Floyd County Family & Consumer Sciences hosts in person food preservation workshops

Author: Andrea Slone

Planning Unit: Floyd County CES

Major Program: Food Preparation and Preservation

Plan of Work: Health and Nutrition

Outcome: Long-Term Outcome

According to the U.S. Department of Health & Human Services, one in five households in the United States practice home canning. The Center for Disease Control has stated that 30 percent of botulism cases from the past decade was caused by home canning practices. As by popular demand in the county and the Floyd County Extension Council, the Floyd County Family & Consumer Science Agent held multiple food preservation hands-on workshops for the fifth year in a row for 40 individuals. As opposed to the 2020 season, the Floyd County Family & Consumer Science program was able to host the workshops in person instead of virtually for the 2021 season. The workshops consisted of two pressure canning and two water boiling canning workshops. Food safety was the main topic of discussion throughout the entire workshop. Hand washing, safe food handling, pounds of pressure, and time was highly emphasized. Participants were able to do hands-on learning by canning their very own product. The water boiling workshops processed salsa and the pressure canning workshop processed green beans.

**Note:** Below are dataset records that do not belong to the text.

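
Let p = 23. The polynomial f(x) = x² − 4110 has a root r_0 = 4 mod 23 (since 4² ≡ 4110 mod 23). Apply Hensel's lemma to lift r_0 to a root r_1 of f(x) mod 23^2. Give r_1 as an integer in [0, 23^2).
r_1 = 119 (mod 529)

Hensel's recurrence: r_{i+1} = r_i − f(r_i)·(f′(r_i))^{-1} mod 23^{i+2}, with f′(x) = 2x. Iterate:
  r_0 = 4 (mod 23)
  r_1 = 119 (mod 529)
Final: r_1 = 119, and one checks f(r_1) ≡ 0 mod 23^2.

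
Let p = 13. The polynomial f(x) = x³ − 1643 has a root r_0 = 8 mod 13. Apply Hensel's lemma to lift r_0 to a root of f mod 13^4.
r_3 = 20249 (mod 28561)

Hensel: r_{i+1} = r_i − f(r_i)/f′(r_i) mod 13^{i+2}, where f′(x) = 3x². Iterate:
  r_0 = 8 (mod 13)
  r_1 = 138 (mod 169)
  r_2 = 476 (mod 2197)
  r_3 = 20249 (mod 28561)
Final: r = 20249 with f(r) ≡ 0 mod 13^4.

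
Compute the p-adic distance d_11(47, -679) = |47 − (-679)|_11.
d_11(47, -679) = 1/121

Step 1 — x − y = 47 − (-679) = 726. Step 2 — v_11(726) = 2 (factor: 726 = (11^2 · 6); the sign does not affect v_p). Step 3 — |x − y|_11 = 11^{-2} = 1/121.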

Surveys indicated that 95 percent of participants were considered themselves a beginner in pressure canning and 62 percent considered themselves a beginner in water boiling canning. Based on the surveys 100 percent of those that attended claimed the program helped them in the following:

  1. Identify safe, research-based methods of home preservation.
  2. Understood the difference between a high and low acid foods.
  3. Identify the correct methods of canning for high and low acids foods.
  4. Gained better skills in food preservation methods.
  5. Can identify the necessary equipment for home food preservation.
  6. Can accurately prepare food and containers for home food preservation.
  7. Can identify sign of spoilage in home preserved foods.

In the beginning of the class the Family & Consumer Science Agent asks the participants to go around to room to discuss three topics: their name, family history of canning, and why they were there that day. One participant shared with the class that she had been attending the Floyd County Family & Consumer science Agent’s food preservation workshops since 2016 and this workshop is what go her started in food preservation and what helped her gain confidence in canning. She went on to explain that she attends these classes each year to refresh her memory in proper canning techniques and learns something new every year.